Другим важным достоинством Николая Павловича были исключительное трудолюбие и большая работоспособность. Не жалея подданных, он не миловал и самого себя. Работал чуть ли не по 18 часов в день: начинал с семи утра и почти не отдыхал. Будучи олицетворением дисциплины и четкости, он требовал того же от своих помощников и от всей страны, очень похожий в этом на отца, Павла Первого, только более педантичный и безжалостный.
И здесь мы уже попадаем из зоны позитива в зону негатива. Любовь к порядку сама по себе прекрасна, но до тех пор, пока она не начинает препятствовать естественному развитию жизни, очень часто совсем не упорядоченному.

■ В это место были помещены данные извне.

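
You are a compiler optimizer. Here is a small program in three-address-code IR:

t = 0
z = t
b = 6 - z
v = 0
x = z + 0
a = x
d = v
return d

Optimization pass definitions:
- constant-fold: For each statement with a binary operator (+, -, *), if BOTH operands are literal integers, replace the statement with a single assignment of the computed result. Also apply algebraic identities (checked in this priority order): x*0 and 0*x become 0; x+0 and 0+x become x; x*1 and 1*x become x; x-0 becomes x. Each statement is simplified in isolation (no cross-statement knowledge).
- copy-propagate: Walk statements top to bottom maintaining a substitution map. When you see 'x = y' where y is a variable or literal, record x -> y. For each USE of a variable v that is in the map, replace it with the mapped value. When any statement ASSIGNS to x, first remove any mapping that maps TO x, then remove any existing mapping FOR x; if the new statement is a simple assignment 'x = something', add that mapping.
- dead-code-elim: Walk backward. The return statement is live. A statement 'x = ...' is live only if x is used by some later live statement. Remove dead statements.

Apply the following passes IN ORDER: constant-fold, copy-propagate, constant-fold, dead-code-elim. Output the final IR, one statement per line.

Answer: return 0

Derivation:
Initial IR:
  t = 0
  z = t
  b = 6 - z
  v = 0
  x = z + 0
  a = x
  d = v
  return d
After constant-fold (8 stmts):
  t = 0
  z = t
  b = 6 - z
  v = 0
  x = z
  a = x
  d = v
  return d
After copy-propagate (8 stmts):
  t = 0
  z = 0
  b = 6 - 0
  v = 0
  x = 0
  a = 0
  d = 0
  return 0
After constant-fold (8 stmts):
  t = 0
  z = 0
  b = 6
  v = 0
  x = 0
  a = 0
  d = 0
  return 0
After dead-code-elim (1 stmts):
  return 0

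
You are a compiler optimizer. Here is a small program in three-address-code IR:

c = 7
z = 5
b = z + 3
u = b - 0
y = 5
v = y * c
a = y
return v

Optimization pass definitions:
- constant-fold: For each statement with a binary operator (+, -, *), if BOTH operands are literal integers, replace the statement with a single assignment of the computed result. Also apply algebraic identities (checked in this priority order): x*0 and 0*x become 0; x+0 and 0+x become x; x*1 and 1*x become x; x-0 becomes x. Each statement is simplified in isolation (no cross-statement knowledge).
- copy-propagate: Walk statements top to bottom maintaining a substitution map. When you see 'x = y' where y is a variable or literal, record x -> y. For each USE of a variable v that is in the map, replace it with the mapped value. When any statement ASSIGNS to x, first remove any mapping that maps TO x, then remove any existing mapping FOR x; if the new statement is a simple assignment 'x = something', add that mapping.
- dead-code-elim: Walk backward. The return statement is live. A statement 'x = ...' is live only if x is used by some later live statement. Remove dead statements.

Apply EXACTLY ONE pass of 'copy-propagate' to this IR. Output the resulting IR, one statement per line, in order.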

Александра Федоровна. А. Брюллов
Варвара Нелидова. Неизвестный художник
Мания тотальной организованности в фатально неорганизованной стране – камень, о который споткнулся еще Петр Великий, такой же фанатик контроля, как и Николай. Заставить всех шагать строем, единообразно действовать и мыслить не удалось ни тому, ни другому. Но Петр был открыт новизне и эксперименту, Николай же в любой нестандартности усматривал угрозу. О том, как эта высочайшая фобия сказывалась на государственной политике, мы поговорим позднее. Общий же тон времени Н. Лесков передает так: «…Всё сколько-нибудь и в каком-нибудь отношении „особенное“ тогда не нравилось и казалось подозрительным, или во всяком случае особенность не располагала к доверию и даже внушала беспокойство. Желательны были люди „стереотипного издания“, которые походили бы один на другого, „как одноформенные пуговицы“».
Тяжким личностным дефектом царя были невероятное самомнение, сугубое тщеславие. Об этом непременно упоминают все критически настроенные авторы.

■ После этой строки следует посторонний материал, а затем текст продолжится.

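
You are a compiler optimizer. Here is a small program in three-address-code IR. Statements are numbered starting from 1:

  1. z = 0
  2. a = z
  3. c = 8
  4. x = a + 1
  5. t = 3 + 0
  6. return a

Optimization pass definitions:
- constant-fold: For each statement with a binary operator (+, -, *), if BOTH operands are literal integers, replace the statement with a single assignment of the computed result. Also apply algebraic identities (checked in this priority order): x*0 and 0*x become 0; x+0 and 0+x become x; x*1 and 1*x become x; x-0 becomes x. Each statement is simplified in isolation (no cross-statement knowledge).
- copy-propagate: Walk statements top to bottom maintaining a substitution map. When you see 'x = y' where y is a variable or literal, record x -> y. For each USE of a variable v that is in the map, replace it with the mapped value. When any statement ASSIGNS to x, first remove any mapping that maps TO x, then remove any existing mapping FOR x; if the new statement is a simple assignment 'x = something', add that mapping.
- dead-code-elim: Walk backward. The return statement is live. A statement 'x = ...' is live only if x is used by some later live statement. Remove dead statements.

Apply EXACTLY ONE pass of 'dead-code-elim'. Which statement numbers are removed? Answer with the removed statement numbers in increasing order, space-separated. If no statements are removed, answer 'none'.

Backward liveness scan:
Stmt 1 'z = 0': KEEP (z is live); live-in = []
Stmt 2 'a = z': KEEP (a is live); live-in = ['z']
Stmt 3 'c = 8': DEAD (c not in live set ['a'])
Stmt 4 'x = a + 1': DEAD (x not in live set ['a'])
Stmt 5 't = 3 + 0': DEAD (t not in live set ['a'])
Stmt 6 'return a': KEEP (return); live-in = ['a']
Removed statement numbers: [3, 4, 5]
Surviving IR:
  z = 0
  a = z
  return a

Answer: 3 4 5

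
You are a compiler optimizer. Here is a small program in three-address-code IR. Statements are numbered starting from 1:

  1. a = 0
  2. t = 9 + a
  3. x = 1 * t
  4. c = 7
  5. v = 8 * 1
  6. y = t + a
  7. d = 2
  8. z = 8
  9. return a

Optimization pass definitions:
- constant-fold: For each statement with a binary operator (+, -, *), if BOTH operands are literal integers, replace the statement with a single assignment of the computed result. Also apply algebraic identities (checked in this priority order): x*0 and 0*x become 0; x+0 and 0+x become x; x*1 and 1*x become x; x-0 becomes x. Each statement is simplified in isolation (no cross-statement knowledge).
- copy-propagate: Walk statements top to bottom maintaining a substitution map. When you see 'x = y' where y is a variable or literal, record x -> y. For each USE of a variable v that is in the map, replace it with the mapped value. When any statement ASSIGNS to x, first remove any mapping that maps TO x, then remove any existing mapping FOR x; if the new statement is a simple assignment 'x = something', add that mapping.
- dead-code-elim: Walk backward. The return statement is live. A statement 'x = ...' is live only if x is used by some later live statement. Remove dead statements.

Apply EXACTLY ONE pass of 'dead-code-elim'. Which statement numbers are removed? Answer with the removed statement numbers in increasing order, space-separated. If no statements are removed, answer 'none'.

Answer: 2 3 4 5 6 7 8

Derivation:
Backward liveness scan:
Stmt 1 'a = 0': KEEP (a is live); live-in = []
Stmt 2 't = 9 + a': DEAD (t not in live set ['a'])
Stmt 3 'x = 1 * t': DEAD (x not in live set ['a'])
Stmt 4 'c = 7': DEAD (c not in live set ['a'])
Stmt 5 'v = 8 * 1': DEAD (v not in live set ['a'])
Stmt 6 'y = t + a': DEAD (y not in live set ['a'])
Stmt 7 'd = 2': DEAD (d not in live set ['a'])
Stmt 8 'z = 8': DEAD (z not in live set ['a'])
Stmt 9 'return a': KEEP (return); live-in = ['a']
Removed statement numbers: [2, 3, 4, 5, 6, 7, 8]
Surviving IR:
  a = 0
  return a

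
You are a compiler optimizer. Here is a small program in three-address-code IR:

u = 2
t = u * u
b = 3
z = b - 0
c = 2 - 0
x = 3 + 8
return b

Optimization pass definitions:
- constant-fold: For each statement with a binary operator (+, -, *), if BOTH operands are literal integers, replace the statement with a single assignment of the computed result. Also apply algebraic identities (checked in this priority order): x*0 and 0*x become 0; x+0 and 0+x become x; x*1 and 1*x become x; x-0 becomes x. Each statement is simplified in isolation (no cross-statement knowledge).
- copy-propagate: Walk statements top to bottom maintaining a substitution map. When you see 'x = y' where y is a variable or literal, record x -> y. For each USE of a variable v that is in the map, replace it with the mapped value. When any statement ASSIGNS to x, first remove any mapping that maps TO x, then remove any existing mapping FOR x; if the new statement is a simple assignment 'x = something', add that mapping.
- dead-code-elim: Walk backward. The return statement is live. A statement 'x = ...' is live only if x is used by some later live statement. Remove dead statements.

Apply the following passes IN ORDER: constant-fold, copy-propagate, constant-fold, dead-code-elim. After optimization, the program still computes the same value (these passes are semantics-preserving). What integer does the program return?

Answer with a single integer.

Initial IR:
  u = 2
  t = u * u
  b = 3
  z = b - 0
  c = 2 - 0
  x = 3 + 8
  return b
After constant-fold (7 stmts):
  u = 2
  t = u * u
  b = 3
  z = b
  c = 2
  x = 11
  return b
After copy-propagate (7 stmts):
  u = 2
  t = 2 * 2
  b = 3
  z = 3
  c = 2
  x = 11
  return 3
After constant-fold (7 stmts):
  u = 2
  t = 4
  b = 3
  z = 3
  c = 2
  x = 11
  return 3
After dead-code-elim (1 stmts):
  return 3
Evaluate:
  u = 2  =>  u = 2
  t = u * u  =>  t = 4
  b = 3  =>  b = 3
  z = b - 0  =>  z = 3
  c = 2 - 0  =>  c = 2
  x = 3 + 8  =>  x = 11
  return b = 3

Answer: 3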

Маркиз де Кюстин, пообщавшийся с ним в 1839 году, пишет: «Он ни на мгновение не забывает об устремленных на него взглядах; он ждет их; более того, ему, кажется, приятно быть предметом всеобщего внимания. Ему слишком часто повторяли и слишком много раз намекали, что он прекрасен и должен как можно чаще являть себя друзьям и врагам России». Петр Долгоруков выражается еще жестче: «Николай в припадке самонадеянности и ослепления, доходившем почти до безумия, считал себя непобедимым и всемогущим; он громко и ясно говорил, что не имеет ни малейшей нужды в гениях, а лишь в исполнителях». (Это классический симптом некомпетентного управления.) Герцен потешается над тем, что царь всерьез считал себя василиском: «Он на улице, во дворце, со своими детьми и министрами, с вестовыми и фрейлинами пробовал беспрестанно, имеет ли его взгляд свойство гремучей змеи – останавливать кровь в жилах…»
Но красноречивее всего эту черту императора характеризует маленький, совсем незначительный эпизод, рассказанный свидетелем непредубежденным и бесхитростным – упомянутым выше А. Эвальдом. В детстве он из любопытства однажды заглянул в квартиру, где иногда останавливался государь.

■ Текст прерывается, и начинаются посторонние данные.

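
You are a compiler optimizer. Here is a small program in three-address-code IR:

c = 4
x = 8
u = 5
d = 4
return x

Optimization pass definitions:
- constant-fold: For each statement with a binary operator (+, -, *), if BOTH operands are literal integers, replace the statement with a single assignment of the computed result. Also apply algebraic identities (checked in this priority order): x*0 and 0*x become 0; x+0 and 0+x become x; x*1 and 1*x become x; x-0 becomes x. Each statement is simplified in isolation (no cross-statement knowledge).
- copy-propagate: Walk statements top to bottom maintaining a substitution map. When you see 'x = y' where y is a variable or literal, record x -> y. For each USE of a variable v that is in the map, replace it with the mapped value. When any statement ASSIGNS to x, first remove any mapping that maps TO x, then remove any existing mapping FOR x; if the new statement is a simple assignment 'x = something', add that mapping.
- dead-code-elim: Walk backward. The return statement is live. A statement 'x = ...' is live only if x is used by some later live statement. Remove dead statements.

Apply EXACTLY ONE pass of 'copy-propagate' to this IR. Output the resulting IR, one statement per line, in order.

Applying copy-propagate statement-by-statement:
  [1] c = 4  (unchanged)
  [2] x = 8  (unchanged)
  [3] u = 5  (unchanged)
  [4] d = 4  (unchanged)
  [5] return x  -> return 8
Result (5 stmts):
  c = 4
  x = 8
  u = 5
  d = 4
  return 8

Answer: c = 4
x = 8
u = 5
d = 4
return 8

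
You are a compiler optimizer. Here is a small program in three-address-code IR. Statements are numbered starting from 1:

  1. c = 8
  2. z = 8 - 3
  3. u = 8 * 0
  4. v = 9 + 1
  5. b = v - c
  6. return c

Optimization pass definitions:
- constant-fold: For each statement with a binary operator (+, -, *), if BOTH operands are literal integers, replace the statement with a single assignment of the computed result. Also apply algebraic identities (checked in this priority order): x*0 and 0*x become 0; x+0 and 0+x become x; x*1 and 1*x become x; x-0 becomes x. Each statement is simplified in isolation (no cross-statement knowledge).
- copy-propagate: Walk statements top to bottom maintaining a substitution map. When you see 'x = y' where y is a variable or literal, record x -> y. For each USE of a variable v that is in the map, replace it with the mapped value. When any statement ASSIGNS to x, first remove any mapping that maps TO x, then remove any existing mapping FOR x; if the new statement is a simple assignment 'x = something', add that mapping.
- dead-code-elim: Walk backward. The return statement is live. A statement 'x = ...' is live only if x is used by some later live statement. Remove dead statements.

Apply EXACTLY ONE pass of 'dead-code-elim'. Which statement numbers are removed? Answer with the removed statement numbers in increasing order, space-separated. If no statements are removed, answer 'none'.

Backward liveness scan:
Stmt 1 'c = 8': KEEP (c is live); live-in = []
Stmt 2 'z = 8 - 3': DEAD (z not in live set ['c'])
Stmt 3 'u = 8 * 0': DEAD (u not in live set ['c'])
Stmt 4 'v = 9 + 1': DEAD (v not in live set ['c'])
Stmt 5 'b = v - c': DEAD (b not in live set ['c'])
Stmt 6 'return c': KEEP (return); live-in = ['c']
Removed statement numbers: [2, 3, 4, 5]
Surviving IR:
  c = 8
  return c

Answer: 2 3 4 5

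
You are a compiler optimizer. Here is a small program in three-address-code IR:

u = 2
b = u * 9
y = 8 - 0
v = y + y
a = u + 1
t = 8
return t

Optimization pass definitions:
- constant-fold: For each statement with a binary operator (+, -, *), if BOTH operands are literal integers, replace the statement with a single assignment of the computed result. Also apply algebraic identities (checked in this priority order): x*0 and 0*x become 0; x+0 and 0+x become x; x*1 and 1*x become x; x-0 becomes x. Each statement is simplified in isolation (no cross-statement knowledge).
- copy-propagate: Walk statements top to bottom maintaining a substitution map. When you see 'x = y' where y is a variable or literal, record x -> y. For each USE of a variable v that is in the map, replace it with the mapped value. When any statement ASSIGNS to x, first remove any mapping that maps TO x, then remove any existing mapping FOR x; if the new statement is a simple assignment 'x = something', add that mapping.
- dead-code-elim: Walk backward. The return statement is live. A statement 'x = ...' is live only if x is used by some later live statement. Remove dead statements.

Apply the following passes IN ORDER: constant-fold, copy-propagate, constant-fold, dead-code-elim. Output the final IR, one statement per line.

Initial IR:
  u = 2
  b = u * 9
  y = 8 - 0
  v = y + y
  a = u + 1
  t = 8
  return t
After constant-fold (7 stmts):
  u = 2
  b = u * 9
  y = 8
  v = y + y
  a = u + 1
  t = 8
  return t
After copy-propagate (7 stmts):
  u = 2
  b = 2 * 9
  y = 8
  v = 8 + 8
  a = 2 + 1
  t = 8
  return 8
After constant-fold (7 stmts):
  u = 2
  b = 18
  y = 8
  v = 16
  a = 3
  t = 8
  return 8
After dead-code-elim (1 stmts):
  return 8

Answer: return 8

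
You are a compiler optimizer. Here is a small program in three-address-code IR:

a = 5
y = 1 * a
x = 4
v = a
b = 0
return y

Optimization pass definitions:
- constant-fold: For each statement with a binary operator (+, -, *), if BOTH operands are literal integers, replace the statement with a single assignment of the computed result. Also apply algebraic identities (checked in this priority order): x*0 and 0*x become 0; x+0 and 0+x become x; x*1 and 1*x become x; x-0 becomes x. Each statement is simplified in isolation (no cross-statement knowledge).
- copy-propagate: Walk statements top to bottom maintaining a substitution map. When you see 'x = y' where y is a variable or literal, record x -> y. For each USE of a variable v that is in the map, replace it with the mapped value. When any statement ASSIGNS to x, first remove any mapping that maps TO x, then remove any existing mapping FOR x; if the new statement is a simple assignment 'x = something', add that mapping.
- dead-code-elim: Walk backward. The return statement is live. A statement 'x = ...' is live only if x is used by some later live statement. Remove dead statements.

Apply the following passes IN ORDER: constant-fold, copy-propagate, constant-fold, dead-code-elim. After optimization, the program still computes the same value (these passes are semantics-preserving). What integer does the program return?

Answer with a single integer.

Answer: 5

Derivation:
Initial IR:
  a = 5
  y = 1 * a
  x = 4
  v = a
  b = 0
  return y
After constant-fold (6 stmts):
  a = 5
  y = a
  x = 4
  v = a
  b = 0
  return y
After copy-propagate (6 stmts):
  a = 5
  y = 5
  x = 4
  v = 5
  b = 0
  return 5
After constant-fold (6 stmts):
  a = 5
  y = 5
  x = 4
  v = 5
  b = 0
  return 5
After dead-code-elim (1 stmts):
  return 5
Evaluate:
  a = 5  =>  a = 5
  y = 1 * a  =>  y = 5
  x = 4  =>  x = 4
  v = a  =>  v = 5
  b = 0  =>  b = 0
  return y = 5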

«В уборной меня поразило то, что на одном столике я увидел шесть или семь подставок с париками.
– Зачем у него так много париков? – спросил я сторожа.
– Это, изволите ли видать, для того, – объяснил он, – что они надевают парики по очереди: спервоначалу наденут, примерно, вот этот, с самыми короткими волосами и поносят его несколько дней. Потом наденут вот этот, у которого волоса чуточку подлиннее, и тоже поносят его несколько дней. Потом вот этот, еще подлиннее, и так до последнего. После того надевают с самыми короткими волосами – оно и выходит так, как будто у них собственные волоса растут, и будто они их подстригают».
Бог знает, сколько из пресловутых 18 часов ежедневного рабочего времени у Николая уходило на подобные ухищрения.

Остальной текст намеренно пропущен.